In many ways, and this shouldn’t come as a surprise to anyone, the pandemic tracked the disparities that University of Toronto sociologist David Hulchanski has been documenting for years in his “three cities” studies on Toronto, Montreal and Vancouver. They reveal that the neighbourhoods in Canada’s largest cities are increasingly sorted by class, race, income and housing tenure, and that geographical polarization has become worse over several decades. Now we can add one more overlay to Hulchanski’s maps, which is sorting by social susceptibility to infection.

Hulchanski’s research underscores one of the central paradoxes of 21st century cities, which is that they can be both highly successful and deeply troubled at the same time. Innovation, economic growth, and cultural vibrancy can easily co-exist with – and sometime prey upon — social exclusion and extreme labour disparities.

The pandemic’s socio-economic footprint merely adds more fodder to Hulchanski’s observations and therefore reinforces the urban policy challenges he’s posed for many years: How do we create meaningful connections across race and class? How do we build a housing system that’s not overtly predatory? How do we foster communities that don’t trend towards monocultures?

The answers to these questions, it would seem, will also be the answers to some of the deep questions posed by this pandemic.

Whether the solutions will be municipal is by no means clear. The pandemic has again revealed the fiscal vulnerability of Canada’s municipalities, reliant as they are on inelastic revenues, the vagaries of the real estate market and constitutional restrictions on their ability to act defensively.

The financial catastrophe facing transit agencies is perhaps the gravest immediate symptom of the shut-down, and there’s scant evidence that the other orders of government are prepared to do much to assist.

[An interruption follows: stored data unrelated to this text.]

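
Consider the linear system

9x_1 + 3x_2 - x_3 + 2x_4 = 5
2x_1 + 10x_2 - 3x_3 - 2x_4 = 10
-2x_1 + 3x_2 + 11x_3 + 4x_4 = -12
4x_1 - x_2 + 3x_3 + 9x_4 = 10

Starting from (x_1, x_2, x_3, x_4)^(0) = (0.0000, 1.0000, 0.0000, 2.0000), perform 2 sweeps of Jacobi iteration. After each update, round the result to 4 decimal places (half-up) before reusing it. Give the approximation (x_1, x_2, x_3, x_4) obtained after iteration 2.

Iteration 1:
  x_1 = (5 - (3)·1.0000 - (-1)·0.0000 - (2)·2.0000) / (9) = -0.2222
  x_2 = (10 - (2)·0.0000 - (-3)·0.0000 - (-2)·2.0000) / (10) = 1.4000
  x_3 = (-12 - (-2)·0.0000 - (3)·1.0000 - (4)·2.0000) / (11) = -2.0909
  x_4 = (10 - (4)·0.0000 - (-1)·1.0000 - (3)·0.0000) / (9) = 1.2222
Iteration 2:
  x_1 = (5 - (3)·1.4000 - (-1)·-2.0909 - (2)·1.2222) / (9) = -0.4150
  x_2 = (10 - (2)·-0.2222 - (-3)·-2.0909 - (-2)·1.2222) / (10) = 0.6616
  x_3 = (-12 - (-2)·-0.2222 - (3)·1.4000 - (4)·1.2222) / (11) = -1.9576
  x_4 = (10 - (4)·-0.2222 - (-1)·1.4000 - (3)·-2.0909) / (9) = 2.0624

(-0.4150, 0.6616, -1.9576, 2.0624)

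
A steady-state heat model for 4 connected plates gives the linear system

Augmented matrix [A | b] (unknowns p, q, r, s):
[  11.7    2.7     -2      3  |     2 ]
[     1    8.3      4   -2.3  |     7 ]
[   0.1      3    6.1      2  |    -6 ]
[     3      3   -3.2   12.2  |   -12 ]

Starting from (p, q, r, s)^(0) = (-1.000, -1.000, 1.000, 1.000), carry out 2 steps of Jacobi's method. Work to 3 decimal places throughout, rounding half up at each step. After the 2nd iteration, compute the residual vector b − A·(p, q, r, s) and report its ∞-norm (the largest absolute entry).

Iteration 1:
  p = (2 - (2.7)·-1.000 - (-2)·1.000 - (3)·1.000) / (11.7) = 0.316
  q = (7 - (1)·-1.000 - (4)·1.000 - (-2.3)·1.000) / (8.3) = 0.759
  r = (-6 - (0.1)·-1.000 - (3)·-1.000 - (2)·1.000) / (6.1) = -0.803
  s = (-12 - (3)·-1.000 - (3)·-1.000 - (-3.2)·1.000) / (12.2) = -0.230
Iteration 2:
  p = (2 - (2.7)·0.759 - (-2)·-0.803 - (3)·-0.230) / (11.7) = -0.083
  q = (7 - (1)·0.316 - (4)·-0.803 - (-2.3)·-0.230) / (8.3) = 1.129
  r = (-6 - (0.1)·0.316 - (3)·0.759 - (2)·-0.230) / (6.1) = -1.287
  s = (-12 - (3)·0.316 - (3)·0.759 - (-3.2)·-0.803) / (12.2) = -1.459
Residual b − A·x = (1.726, -0.495, 1.390, -1.457); ∞-norm = 1.726

1.726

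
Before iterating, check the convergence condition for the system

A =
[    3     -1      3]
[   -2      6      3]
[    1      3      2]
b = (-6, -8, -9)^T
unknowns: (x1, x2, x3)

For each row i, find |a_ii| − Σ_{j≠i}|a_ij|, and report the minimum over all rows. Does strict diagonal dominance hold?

-2

row 1: |3| − (1+3) = -1
row 2: |6| − (2+3) = 1
row 3: |2| − (1+3) = -2
minimum over rows = -2 → not strictly diagonally dominant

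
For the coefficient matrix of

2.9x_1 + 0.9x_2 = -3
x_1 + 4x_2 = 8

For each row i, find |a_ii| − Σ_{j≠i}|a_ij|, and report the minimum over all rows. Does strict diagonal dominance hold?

2

row 1: |2.9| − (0.9) = 2
row 2: |4| − (1) = 3
minimum over rows = 2 → strictly diagonally dominant (convergence guaranteed)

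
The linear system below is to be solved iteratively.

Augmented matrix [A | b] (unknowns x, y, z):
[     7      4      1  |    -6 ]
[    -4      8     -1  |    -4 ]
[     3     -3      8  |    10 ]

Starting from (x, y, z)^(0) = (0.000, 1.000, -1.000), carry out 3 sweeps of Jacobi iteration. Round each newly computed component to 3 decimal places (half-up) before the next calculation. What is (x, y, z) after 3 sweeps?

Iteration 1:
  x = (-6 - (4)·1.000 - (1)·-1.000) / (7) = -1.286
  y = (-4 - (-4)·0.000 - (-1)·-1.000) / (8) = -0.625
  z = (10 - (3)·0.000 - (-3)·1.000) / (8) = 1.625
Iteration 2:
  x = (-6 - (4)·-0.625 - (1)·1.625) / (7) = -0.732
  y = (-4 - (-4)·-1.286 - (-1)·1.625) / (8) = -0.940
  z = (10 - (3)·-1.286 - (-3)·-0.625) / (8) = 1.498
Iteration 3:
  x = (-6 - (4)·-0.940 - (1)·1.498) / (7) = -0.534
  y = (-4 - (-4)·-0.732 - (-1)·1.498) / (8) = -0.679
  z = (10 - (3)·-0.732 - (-3)·-0.940) / (8) = 1.172

(-0.534, -0.679, 1.172)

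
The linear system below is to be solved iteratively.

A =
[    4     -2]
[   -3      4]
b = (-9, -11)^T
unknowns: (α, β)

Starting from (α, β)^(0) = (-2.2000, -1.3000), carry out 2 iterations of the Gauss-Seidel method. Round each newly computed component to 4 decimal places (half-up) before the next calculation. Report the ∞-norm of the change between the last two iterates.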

The pandemic should also serve as a harsh reminder to all of us that three decades of sustained underfunding of affordable housing was a broadly tolerated neo-liberal policy choice that benefited developers, speculators and middle-class homeowners, and cost many lives during the past few months.

With plans to revisit this assessment every 100 days until the pandemic ends, the CUI is effectively throwing down the gauntlet to policy-makers. The three orders of government, now seized by the unfathomable risks posed by infectious disease outbreaks, would do well to zero in on the urban implications and begin a real debate about what needs to change in order to fortify all those neighbourhoods whose residents have been drawing the short end of the stick for far too long.